March 6, 2013
Clothing constructed of everything from banana peels and straws to garbage bags and recyclable bottles hit the runway as the Recycling Task Force hosted Hamilton’s first “Trashion Show” on March 3. The show was part of Recyclemania, an eight-week program that encourages student to reevaluate their waste and improve recycling.
The idea for the Trashion Show was proposed by Hamilton Environmental Action Group (HEAG) president Nora Boylan ’15. Eight campus groups put together trash in an effort to create the most fashionable outfit possible. Among groups that submitted ensembles were the Asian Cultural Society, Tumbling After, Gamma Xi and ATX.
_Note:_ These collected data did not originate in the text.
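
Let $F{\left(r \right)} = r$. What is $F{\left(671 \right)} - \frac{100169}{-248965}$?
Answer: $\frac{167155684}{248965} \approx 671.4$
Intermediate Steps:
$F{\left(671 \right)} - \frac{100169}{-248965} = 671 - \frac{100169}{-248965} = 671 - - \frac{100169}{248965} = 671 + \frac{100169}{248965} = \frac{167155684}{248965}$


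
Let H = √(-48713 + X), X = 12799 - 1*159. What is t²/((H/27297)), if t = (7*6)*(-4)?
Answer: -770430528*I*√36073/36073 ≈ -4.0564e+6*I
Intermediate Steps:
X = 12640 (X = 12799 - 159 = 12640)
H = I*√36073 (H = √(-48713 + 12640) = √(-36073) = I*√36073 ≈ 189.93*I)
t = -168 (t = 42*(-4) = -168)
t²/((H/27297)) = (-168)²/(((I*√36073)/27297)) = 28224/(((I*√36073)*(1/27297))) = 28224/((I*√36073/27297)) = 28224*(-27297*I*√36073/36073) = -770430528*I*√36073/36073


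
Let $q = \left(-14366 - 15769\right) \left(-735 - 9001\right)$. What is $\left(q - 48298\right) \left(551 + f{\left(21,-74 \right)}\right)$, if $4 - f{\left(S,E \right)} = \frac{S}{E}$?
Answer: $\frac{6026941516821}{37} \approx 1.6289 \cdot 10^{11}$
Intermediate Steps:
$f{\left(S,E \right)} = 4 - \frac{S}{E}$
$q = 293394360$ ($q = \left(-30135\right) \left(-9736\right) = 293394360$)
$\left(q - 48298\right) \left(551 + f{\left(21,-74 \right)}\right) = \left(293394360 - 48298\right) \left(551 + \left(4 - \frac{21}{-74}\right)\right) = 293346062 \left(551 + \left(4 - 21 \left(- \frac{1}{74}\right)\right)\right) = 293346062 \left(551 + \left(4 + \frac{21}{74}\right)\right) = 293346062 \left(551 + \frac{317}{74}\right) = 293346062 \cdot \frac{41091}{74} = \frac{6026941516821}{37}$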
The competition was fierce and fabulous and everyone enjoyed delicious refreshments of opus chai and hot chocolate. Stickers with the logo “Get Trashed” from atayne.com promoted recycled clothes. The outfits that were submitted were creative and well put together. One notable construction was made solely of banana peels to promote them as composting materials, and another, from Tumbling After, was constructed of old sheet music.
First place went to Emily Anderson’13, whose design modeled by Annie Phillips ’13 was a dashing gold number made out of lids and straws. The piece had texture and took a new and fresh look at the way that dresses are constructed - making the whole thing a complete item instead of focusing simply on just recycling or just fashion.
Second place went to ATX’s entry, McKenzie Foster ’14, who wore a piece named “Bananas Foster” to describe her dress made entirely of banana peels.
The Trashion Show’s judging was based on four criteria. First was style, and whether or not the ensemble was visually appealing. The winners of the show all had a very streamlined look to them; form fitting with details in the skirts and backs, and even embellishment such as a cape.
The second category was for originality. The judges were looking for creativity in the usage of the materials, and the originality of the design. Third was use of materials, such as how the paper had been put together: if it had been duct taped, that would have gotten lower points because duct tape is not recyclable. And if the piece had been strung together with bits of plastic bag, then it would have received higher points.
Finally, the last criterion was form and function. The judges looked to each outfit to see how well it was constructed, how well it stayed together and moved with the model on the runway. The model should not have to accommodate the piece; the piece should accommodate the model.
The judges included Dean of Students Nancy Thompson, Arboretum Director Terri Hawkridge, and a few students.